La ministre de la Culture Christine Streichert-Clivot : « Pour la septième fois déjà, l'appel à candidatures pour notre bourse débute, conçue comme un hommage particulier à l'héritage vivant de Ludwig Harig. Inspirés par son insatiable envie de voyager et son art passionné de traduire ses expériences en mots, nous nous engageons, grâce à cette bourse, à soutenir spécifiquement de jeunes auteurs et autrices prometteurs qui sont encore au début de leur parcours créatif. »
La bourse est dotée de 10 000,00 euros et est limitée à deux ans. Une part de 3 000 euros est considérée comme une subvention de publication, destinée à permettre aux auteurs de publier les résultats de leur travail. À l'expiration de la bourse, une preuve des résultats obtenus doit être présentée. Ceux-ci doivent être présentés au public dans le cadre de la prochaine attribution de la bourse.
Peuvent postuler à la bourse des auteurs émergents de la Grande Région Saar-Lor-Lux-Alsace-Wallonie-Rhin-Palatinat ou des auteurs qui traitent thématiquement de la Sarre ou de la Grande Région. Les œuvres de littérature pour enfants et jeunes sont exclues.
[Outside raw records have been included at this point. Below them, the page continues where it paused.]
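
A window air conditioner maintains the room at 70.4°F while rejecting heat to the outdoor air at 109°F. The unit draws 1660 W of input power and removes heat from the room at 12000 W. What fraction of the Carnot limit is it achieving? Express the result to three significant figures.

0.526

COP_actual = Q̇_C/Ẇ = 12000/1660 = 7.229.
In absolute terms T_C = 294.48 K and T_H = 315.93 K, so ΔT = 21.44 K.
COP_Carnot = T_C/ΔT = 294.48/21.44 = 13.73.
η_II = COP_actual/COP_Carnot = 7.229/13.73 = 0.5264.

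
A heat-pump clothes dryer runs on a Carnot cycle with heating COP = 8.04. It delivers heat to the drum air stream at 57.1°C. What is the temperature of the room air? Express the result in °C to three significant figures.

COP_HP = T_H/(T_H − T_C) gives T_H − T_C = T_H/COP.
With T_H = 330.25 K, T_C = 330.25 × (1 − 1/8.04) = 289.17 K.
Converting, 289.17 K = 16.02°C.

16.0 °C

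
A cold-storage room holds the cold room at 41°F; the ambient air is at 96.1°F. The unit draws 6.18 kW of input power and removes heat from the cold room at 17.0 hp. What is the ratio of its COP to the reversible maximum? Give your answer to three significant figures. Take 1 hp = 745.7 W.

Converting, Q̇_C = 17.00 hp = 12.68 kW, so COP_actual = Q̇_C/Ẇ = 12.68/6.180 = 2.051.
In absolute terms T_C = 278.15 K and T_H = 308.76 K, so ΔT = 30.61 K.
COP_Carnot = T_C/ΔT = 278.15/30.61 = 9.087.
η_II = COP_actual/COP_Carnot = 2.051/9.087 = 0.2257.

0.226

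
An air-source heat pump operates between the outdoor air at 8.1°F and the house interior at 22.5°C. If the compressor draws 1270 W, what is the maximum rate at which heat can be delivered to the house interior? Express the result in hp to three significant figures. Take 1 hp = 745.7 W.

14.1 hp

In absolute terms T_C = 259.87 K and T_H = 295.65 K, so ΔT = 35.78 K.
COP_Carnot = T_H/ΔT = 295.65/35.78 = 8.264.
Q̇_max = COP_Carnot × Ẇ = 8.264 × 1270 W = 10490 W = 14.07 hp.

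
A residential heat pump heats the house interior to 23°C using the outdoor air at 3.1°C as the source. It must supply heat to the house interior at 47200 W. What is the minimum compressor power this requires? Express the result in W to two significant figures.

In absolute terms T_C = 276.25 K and T_H = 296.15 K, so ΔT = 19.90 K.
COP_Carnot = T_H/ΔT = 296.15/19.90 = 14.88.
Ẇ_min = Q̇/COP_Carnot = 47200/14.88 = 3172 W.

3200 W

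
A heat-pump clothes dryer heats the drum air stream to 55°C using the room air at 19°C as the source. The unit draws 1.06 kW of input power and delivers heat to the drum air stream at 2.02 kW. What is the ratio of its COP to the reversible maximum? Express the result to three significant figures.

0.209

COP_actual = Q̇_H/Ẇ = 2.020/1.060 = 1.906.
In absolute terms T_C = 292.15 K and T_H = 328.15 K, so ΔT = 36.00 K.
COP_Carnot = T_H/ΔT = 328.15/36.00 = 9.115.
η_II = COP_actual/COP_Carnot = 1.906/9.115 = 0.2091.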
L'attribution est décidée par un jury nommé par le MBK.
Les candidatures comprenant une courte biographie et une description appropriée du projet littéraire, accompagnées d’un extrait de travail d’une longueur comprise entre 18 000 et 25 000 caractères (espaces inclus) en langue allemande doivent être adressées avant le 31 mars 2025 au Ministère de l’Éducation et de la Culture, Service F2, référence « Ludwig-Harig-Stipendium », Trierer Str. 33, 66111 Saarbrücken ou par voie électronique par e-mail à Harig-Stipendium@kultur.saarland.de !
Bénéficiaires de bourses précédents :
Verena Boos (Rottweil, bourse Ludwig-Harig 2019)
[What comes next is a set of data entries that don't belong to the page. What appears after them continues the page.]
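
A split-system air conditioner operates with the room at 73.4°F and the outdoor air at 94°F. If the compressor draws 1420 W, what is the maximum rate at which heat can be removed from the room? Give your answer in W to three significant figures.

In absolute terms T_C = 296.15 K and T_H = 307.59 K, so ΔT = 11.44 K.
COP_Carnot = T_C/ΔT = 296.15/11.44 = 25.88.
Q̇_max = COP_Carnot × Ẇ = 25.88 × 1420 W = 36750 W.

36700 W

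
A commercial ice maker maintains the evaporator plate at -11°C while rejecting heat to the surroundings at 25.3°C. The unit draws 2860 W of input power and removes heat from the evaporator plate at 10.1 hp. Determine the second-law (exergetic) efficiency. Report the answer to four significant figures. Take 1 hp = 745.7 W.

0.3647

Converting, Q̇_C = 10.10 hp = 7532 W, so COP_actual = Q̇_C/Ẇ = 7532/2860 = 2.633.
In absolute terms T_C = 262.15 K and T_H = 298.45 K, so ΔT = 36.30 K.
COP_Carnot = T_C/ΔT = 262.15/36.30 = 7.222.
η_II = COP_actual/COP_Carnot = 2.633/7.222 = 0.3647.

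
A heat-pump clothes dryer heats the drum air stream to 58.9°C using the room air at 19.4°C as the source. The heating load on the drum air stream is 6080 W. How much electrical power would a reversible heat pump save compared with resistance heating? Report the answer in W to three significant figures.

In absolute terms T_C = 292.55 K and T_H = 332.05 K, so ΔT = 39.50 K.
COP_Carnot = T_H/ΔT = 332.05/39.50 = 8.406.
Resistance heating needs Ẇ_res = Q̇_H = 6080 W; the reversible heat pump needs only Ẇ_hp = Q̇_H/COP = 723.3 W.
Saving = 6080 − 723.3 = 5357 W.

5360 W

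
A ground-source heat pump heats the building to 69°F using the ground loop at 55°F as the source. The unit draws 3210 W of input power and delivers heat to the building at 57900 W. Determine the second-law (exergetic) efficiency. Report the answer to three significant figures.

COP_actual = Q̇_H/Ẇ = 57900/3210 = 18.04.
In absolute terms T_C = 285.93 K and T_H = 293.71 K, so ΔT = 7.778 K.
COP_Carnot = T_H/ΔT = 293.71/7.778 = 37.76.
η_II = COP_actual/COP_Carnot = 18.04/37.76 = 0.4777.

0.478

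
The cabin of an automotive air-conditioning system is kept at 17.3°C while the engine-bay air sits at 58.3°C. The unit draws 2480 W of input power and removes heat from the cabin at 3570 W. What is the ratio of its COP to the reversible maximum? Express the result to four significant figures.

COP_actual = Q̇_C/Ẇ = 3570/2480 = 1.440.
In absolute terms T_C = 290.45 K and T_H = 331.45 K, so ΔT = 41.00 K.
COP_Carnot = T_C/ΔT = 290.45/41.00 = 7.084.
η_II = COP_actual/COP_Carnot = 1.440/7.084 = 0.2032.

0.2032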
Son projet de roman « Nonette (titre provisoire) » retrace une épopée familiale germano-allemande qui s'étend de l'Espagne jusqu'en Silésie et couvre un siècle et demi. Basé sur l'histoire réelle d'une famille alsacienne, le récit s'étend sur la grande région Sarre-Lor-Lux-Alsace-Rhénanie-Palatinat. À l'image de la poétique de la mémoire de Harig, il ne présente pas seulement une histoire familiale dans le contexte tumultueux de la guerre et de la persécution dans la première moitié du XXe siècle, mais aborde également des thèmes actuels tels que le conflit Est-Ouest ou la migration de travail dans la deuxième moitié du XXe siècle.
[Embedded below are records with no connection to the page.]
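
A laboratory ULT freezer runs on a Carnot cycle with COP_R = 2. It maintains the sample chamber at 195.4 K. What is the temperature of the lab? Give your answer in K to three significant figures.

COP_R = T_C/(T_H − T_C) gives T_H − T_C = T_C/COP.
With T_C = 195.40 K, T_H = 195.40 × (1 + 1/2) = 293.10 K.

293 K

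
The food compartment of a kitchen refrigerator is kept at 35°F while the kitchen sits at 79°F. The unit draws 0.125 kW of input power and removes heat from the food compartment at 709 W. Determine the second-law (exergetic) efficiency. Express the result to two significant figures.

Converting, Q̇_C = 709.0 W = 0.7090 kW, so COP_actual = Q̇_C/Ẇ = 0.7090/0.1250 = 5.672.
In absolute terms T_C = 274.82 K and T_H = 299.26 K, so ΔT = 24.44 K.
COP_Carnot = T_C/ΔT = 274.82/24.44 = 11.24.
η_II = COP_actual/COP_Carnot = 5.672/11.24 = 0.5045.

0.50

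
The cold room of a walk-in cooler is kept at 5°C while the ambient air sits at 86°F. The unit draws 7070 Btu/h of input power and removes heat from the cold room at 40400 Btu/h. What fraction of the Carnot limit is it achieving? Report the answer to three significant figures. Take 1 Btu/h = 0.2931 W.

COP_actual = Q̇_C/Ẇ = 40400/7070 = 5.714.
In absolute terms T_C = 278.15 K and T_H = 303.15 K, so ΔT = 25.00 K.
COP_Carnot = T_C/ΔT = 278.15/25.00 = 11.13.
η_II = COP_actual/COP_Carnot = 5.714/11.13 = 0.5136.

0.514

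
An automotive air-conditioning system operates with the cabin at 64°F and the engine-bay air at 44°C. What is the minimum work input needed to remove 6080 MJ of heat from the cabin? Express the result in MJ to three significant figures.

In absolute terms T_C = 290.93 K and T_H = 317.15 K, so ΔT = 26.22 K.
The reversible limit is COP_R = T_C/ΔT = 11.09, so W_min = Q_C/COP = Q_C·ΔT/T_C.
W_min = 6080 × 26.22/290.93 = 548.0 MJ.

548 MJ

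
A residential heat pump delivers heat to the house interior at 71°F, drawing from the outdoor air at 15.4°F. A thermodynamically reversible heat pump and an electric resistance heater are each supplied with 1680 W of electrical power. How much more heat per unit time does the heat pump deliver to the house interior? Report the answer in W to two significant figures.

14000 W

In absolute terms T_C = 263.93 K and T_H = 294.82 K, so ΔT = 30.89 K.
COP_Carnot = T_H/ΔT = 294.82/30.89 = 9.544.
The heat pump delivers Q̇_H = COP × Ẇ = 16030 W; the resistance heater delivers Ẇ = 1680 W.
Extra = (COP − 1)·Ẇ = 14350 W.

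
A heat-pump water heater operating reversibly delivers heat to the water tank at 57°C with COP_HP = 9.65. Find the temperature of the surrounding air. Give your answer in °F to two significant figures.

73 °F

COP_HP = T_H/(T_H − T_C) gives T_H − T_C = T_H/COP.
With T_H = 330.15 K, T_C = 330.15 × (1 − 1/9.65) = 295.94 K.
Converting, 295.94 K = 73.02°F.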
Dominik Bollow (Berlin, bourse Ludwig-Harig 2020)
L’auteur développe dans son projet de roman « Les caprices de la chèvre (titre provisoire) » une histoire qui raconte le destin d’une famille sarroise. Celle-ci quitte sa terre natale familière après le référendum sur la Sarre en 1955 et le rattachement de la Sarre à la République fédérale, et commence une nouvelle vie en Algérie et au Maroc – comme beaucoup de Sarrois dans les années 1950, qui cherchaient un nouveau chez-soi bien au-delà des frontières de leur ancienne patrie. Bollow esquisse ainsi un récit dont la question centrale – comment changent les personnes qui dépassent les frontières jusqu’alors connues et souhaitent recommencer dans un milieu totalement étranger – conserve une actualité intacte au XXIe siècle.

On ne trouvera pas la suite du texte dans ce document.